Make Positive Training Work for You

Here are some steps to take for successful positive training.
I do positive reinforcement training in my classes. It isn't the only way to train, but I do know that it works the best for the most dogs. These are just a few tips to make positive training work for you.
  1. Create an environment where your dog can make fewer mistakes. For example put your shoes away, place the garbage in a safe place, and keep a dog that is not housebroken off of carpeted floors.
  2. Supervise your dog fully so you can not only prevent mistakes but also catch your doing something right like making eye contact, or playing with its own toys or lying calmly in its crate. Often we spend so much time interacting with our dogs when they are misbehaving, that they learn those behaviors are the best way to get our attention (even if it’s bad attention) and continue to do them.
  3. Ignore bad behavior or at least don’t inadvertently reinforce it. If your dog is doing attention seeking behaviors like jumping or barking at you, it is best to ignore those behaviors. A dog won’t waste its energy doing something that doesn’t get it anything.

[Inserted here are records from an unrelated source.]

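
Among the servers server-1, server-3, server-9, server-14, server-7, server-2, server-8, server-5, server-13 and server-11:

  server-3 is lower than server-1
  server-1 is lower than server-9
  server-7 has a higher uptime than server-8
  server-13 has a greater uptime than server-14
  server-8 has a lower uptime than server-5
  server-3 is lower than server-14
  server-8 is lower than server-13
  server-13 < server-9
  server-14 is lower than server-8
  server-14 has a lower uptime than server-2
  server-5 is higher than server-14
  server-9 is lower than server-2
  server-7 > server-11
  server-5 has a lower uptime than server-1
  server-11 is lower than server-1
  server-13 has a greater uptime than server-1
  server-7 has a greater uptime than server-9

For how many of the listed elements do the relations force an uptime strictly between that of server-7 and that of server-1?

The relations place server-1 below server-7. An element lies strictly between them when it is forced above server-1 and also forced below server-7.
Above server-1: {server-13, server-9, server-2}. Below server-7: {server-11, server-3, server-14, server-8, server-5, server-13, server-9}.
Intersection: {server-13, server-9} — 2.

2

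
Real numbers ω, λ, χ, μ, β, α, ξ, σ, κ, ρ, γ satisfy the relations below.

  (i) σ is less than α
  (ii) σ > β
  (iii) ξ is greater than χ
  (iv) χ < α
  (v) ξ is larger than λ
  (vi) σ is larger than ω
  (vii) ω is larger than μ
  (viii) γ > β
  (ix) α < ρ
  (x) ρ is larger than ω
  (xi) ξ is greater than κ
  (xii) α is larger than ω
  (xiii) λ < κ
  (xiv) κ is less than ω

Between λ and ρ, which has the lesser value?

λ

λ < κ and κ < ω give λ < ω.
Then ω < σ extends the chain to σ.
With σ < α: λ < κ < ω < σ < α.
Then α < ρ extends the chain to ρ.
So λ < ρ; λ is the smaller of the two.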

  4. Provide consequences to your dog’s behavior. This is how your dog learns what to do. Behaviors that are rewarded will be repeated. That doesn’t just mean behaviors you are training but everything your dog does to get what it wants. For example the first time your dog pulls something off the countertop that behavior has been rewarded and is highly likely to be repeated. If your dog can provide its own good consequences, it is less likely to look to you for rewards. Your dog may blow you off instead of trying to meet your impossibly high expectations.
  5. Establish which things motivate your dog to use as rewards, then, control your dog’s access to those things. The two most obvious examples are food and your attention but toys, walks and even sniffing can be considered motivators for which you can and should control dog’s access.
  6. Keep your training sessions short and successful. It takes several repetitions for your dog to learn something, but those repetitions don’t have to be all in one session.
  7. Train new behaviors initially in a minimally distracting location, then practice in as many different locations as you can. Keep in mind that in early stages of training, whenever you change locations, you may need to lower your expectations until your dog clearly understands your instructions apply no matter what your surroundings are.
  8. Be very clear and consistent with your cues and your expectations. It is fine to have high expectations just keep in mind you need to take baby steps to reach them.
  9. Don’t only tell your dog what not to do; you must also provide an appropriate alternative behavior, especially for compulsive behaviors like chewing. You can tell a dog not to chew on a chair leg, but unless you provide an acceptable chew thing, the dog will probably just move on to the table leg and so on.
  10. Until your dog is doing something perfectly, you are still training that behavior. Training is a lifelong process.